One key notion that stands out is simply the volumes, variety, and velocity of data that organizations now typically have at their disposal in today’s world compared to just a few years ago. In addition, the rates these classic three “V’s” have been accelerating far outpaces even the most sophisticated advancements in technology when applying Wikipedia’s definition that ”DWs are central repositories of integrated data.” Though not entirely impossible, most organizations would struggle to have any single, consolidated, central repository. In fact, this is one of the reasons which led to dissatisfaction with data warehouse principles in general – the reality that one DW was rarely enough! As business units became unhappy with what the corporate data warehouse could (or could not) provide for them, they logically started building separate data marts or even their own data warehouses. History tells us that this sort of data redundancy inevitably leads to massive increases in complexity, manageability, and consistency.
The SAP HANA Data Management Suite is the latest branding from SAP that encompasses the set of technologies and big data frameworks required to overcome the major challenges that more traditional data warehousing systems have faced. As the most advanced data platform to build intelligent and live applications focusing on real-time analytics, advanced data processing leveraging the powerful native engines in SAP HANA such as graph, geospatial, text, predictive, time series or streaming, or developing a holistic, secure and agile data landscape – the SAP HANA Data Management Suite covers off the requirements.

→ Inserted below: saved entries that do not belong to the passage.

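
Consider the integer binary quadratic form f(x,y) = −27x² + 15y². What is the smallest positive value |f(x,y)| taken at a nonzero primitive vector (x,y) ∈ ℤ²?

descent: ρ → (15,30,-12)  [lands on river]
river: ρ → (-12,18,27)
river: ρ → (27,36,-3)
river: ρ → (-3,36,27)
river: ρ → (27,18,-12)
river: ρ → (-12,30,15)
closes: descent 1, river 6
min |a| on river = 3

3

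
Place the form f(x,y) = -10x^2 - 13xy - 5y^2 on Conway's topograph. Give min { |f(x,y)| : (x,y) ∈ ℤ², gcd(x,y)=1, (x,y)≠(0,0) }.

translate: b→-7 (≡13 mod 20), so (10,13,5)→(10,-7,2)
flip: (10,-7,2)→(2,7,10)
translate: b→-1 (≡7 mod 4), so (2,7,10)→(2,-1,4)
reduced (well bottom): (2,-1,4) with a≤c, −a<b≤a
well minimum |f| = |-2| = 2 (negative-definite)

2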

One of the key innovations that truly separates the SAP solution from others is its’ capabilities around logical data models and virtualization capabilities working in conjunction with the native power of the platform itself. This allows data to be queries wherever it resides, or to have high-value data ingested from various sources with smart data integration capabilities. To further extend these capabilities, in-database machine learning which are integrated with popular SDKs and frameworks provides real-time machine learning capabilities on the data where it resides for all users and applications.

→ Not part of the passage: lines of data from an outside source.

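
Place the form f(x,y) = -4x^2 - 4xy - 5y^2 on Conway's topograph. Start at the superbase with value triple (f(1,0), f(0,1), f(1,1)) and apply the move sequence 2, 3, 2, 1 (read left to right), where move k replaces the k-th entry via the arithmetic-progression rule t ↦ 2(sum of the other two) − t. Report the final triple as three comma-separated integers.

start (-4,-5,-13) = (f(1,0),f(0,1),f(1,1))
replace slot 2: 2·((-4)+(-13)) − (-5) = -29 → (-4,-29,-13)
replace slot 3: 2·((-4)+(-29)) − (-13) = -53 → (-4,-29,-53)
replace slot 2: 2·((-4)+(-53)) − (-29) = -85 → (-4,-85,-53)
replace slot 1: 2·((-85)+(-53)) − (-4) = -272 → (-272,-85,-53)

-272,-85,-53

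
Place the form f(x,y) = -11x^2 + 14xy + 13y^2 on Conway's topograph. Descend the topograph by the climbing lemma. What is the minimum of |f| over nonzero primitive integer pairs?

river: ρ → (13,12,-12)
river: ρ → (-12,12,13)
river: ρ → (13,14,-11)
river: ρ → (-11,8,16)
river: ρ → (16,24,-3)
river: ρ → (-3,24,16)
river: ρ → (16,8,-11)
river: ρ → (-11,14,13)
closes: descent 0, river 8
min |a| on river = 3

3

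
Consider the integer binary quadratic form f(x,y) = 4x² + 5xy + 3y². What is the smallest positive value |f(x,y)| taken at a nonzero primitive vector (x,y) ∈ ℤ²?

translate: b→-3 (≡5 mod 8), so (4,5,3)→(4,-3,2)
flip: (4,-3,2)→(2,3,4)
translate: b→-1 (≡3 mod 4), so (2,3,4)→(2,-1,3)
reduced (well bottom): (2,-1,3) with a≤c, −a<b≤a
well minimum = a = 2

2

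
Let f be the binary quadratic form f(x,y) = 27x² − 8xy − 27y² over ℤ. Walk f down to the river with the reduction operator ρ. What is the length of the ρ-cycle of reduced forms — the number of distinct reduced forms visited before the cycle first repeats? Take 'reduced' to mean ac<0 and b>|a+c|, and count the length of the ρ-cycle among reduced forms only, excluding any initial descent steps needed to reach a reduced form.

D = 2980, ⌊√D⌋ = 54
descent: ρ → (-27,8,27)  [lands on river]
river: ρ → (27,46,-8)
river: ρ → (-8,50,15)
river: ρ → (15,40,-23)
river: ρ → (-23,52,3)
river: ρ → (3,50,-40)
river: ρ → (-40,30,13)
river: ρ → (13,48,-13)
river: ρ → (-13,30,40)
river: ρ → (40,50,-3)
river: ρ → (-3,52,23)
river: ρ → (23,40,-15)
river: ρ → (-15,50,8)
river: ρ → (8,46,-27)
ρ-cycle length = 14 (tail of 1 descent step not counted)

14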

For those who require complete freedom in cloud deployment options, the suite provides one of the only truly hybrid and multi-cloud data platform available to avoid vendor lock-in and provide integration with other cloud-native services.
Another unique feature of the SAP HANA Data Management Suite in relation to big data solutions is that it allows the combination of refined big data with enterprise and corporate master data, to enable a trusted, unified view for advanced analytics across organizations.
So, in summary – to answer our original questions about the future of traditional data warehouses – it is clear that companies now have much more to consider than just the idea of a complex, monolithic and difficult to manage single-purpose system. Next generation platforms like the SAP HANA Data Management Suite, built on a radical, ground-breaking idea that many thought could never be realized – are reshaping the discussion when it comes to the future of these types of projects!